The Fear

Look at it. Doesn't it look evil? It's acting all shifty, practically oozing malevolence out of its bright green pores. I bet it even watches you while you're asleep. And it's just waiting for you to let your guard down so it can exterminate you.

Of course, I've known for a long time that cucumbers are out to get us. In fact, ever since the day Edwina Currie announced that British eggs were potentially lethal, my family have never hesitated to jump to the conclusion that everything that appears on a plate in front of them is going to lead to an excruciating death. My mother took the lead in protecting us all from harm, cooking eggs until they could only be shelled with a hammer, spraying all takeaway food with a jet-wash, and chanting incantations over the Sunday roast to ward away evil spirits. But despite these preventative measures, I still worried about all of the food that we had no reason to believe could possibly harm us at all. After all, what if the bad food infiltrated the ranks of the good food and turned it against us?

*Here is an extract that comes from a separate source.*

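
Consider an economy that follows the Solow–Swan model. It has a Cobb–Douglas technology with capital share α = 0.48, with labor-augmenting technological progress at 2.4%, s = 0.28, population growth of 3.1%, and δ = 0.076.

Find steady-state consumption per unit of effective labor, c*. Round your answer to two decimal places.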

When you worry about the things you shouldn't be worrying about, you realise for the first time how utterly terrifying everything is. I pitied the people going about their daily lives without even stopping to consider that Mars bars might be genetically-modified, or that Ribena may contain pesticide, or that pop-tarts might cause smallpox, or that cornflakes may have become self-aware. And of course, cucumbers were the worst of all. The way they always huddled together in the greengrocer's was a dead giveaway that they were the brains behind everything.

It was at that point I discovered what it's taken the rest of the world far too many years to latch onto; the cucumbers were plotting to take over. They'd bide their time until they could overthrow us and establish worldwide domination. But thankfully, I was ready. If I could just tell the media the whole story, I knew that they could be trusted to whip up the same kind of blind panic in the population that I experienced every single day of the week.

When disaster was finally averted, I found to my delight that my talents were suddenly in high demand. The Daily Mail wanted me to help them identify the fourteen million different things in the world that cause cancer. The Daily Star asked me to help in their ongoing quest to decide which ethnic groups were "alright", and which ones were all dirty, lazy, smelly criminals. Fox News urged me to say whatever I liked on their channel as long as I could hysterically interject the word AMERICA into sentences at periodic intervals.

Just another day in the world's oldest and most reliable growth industry: cashing in on people's fear.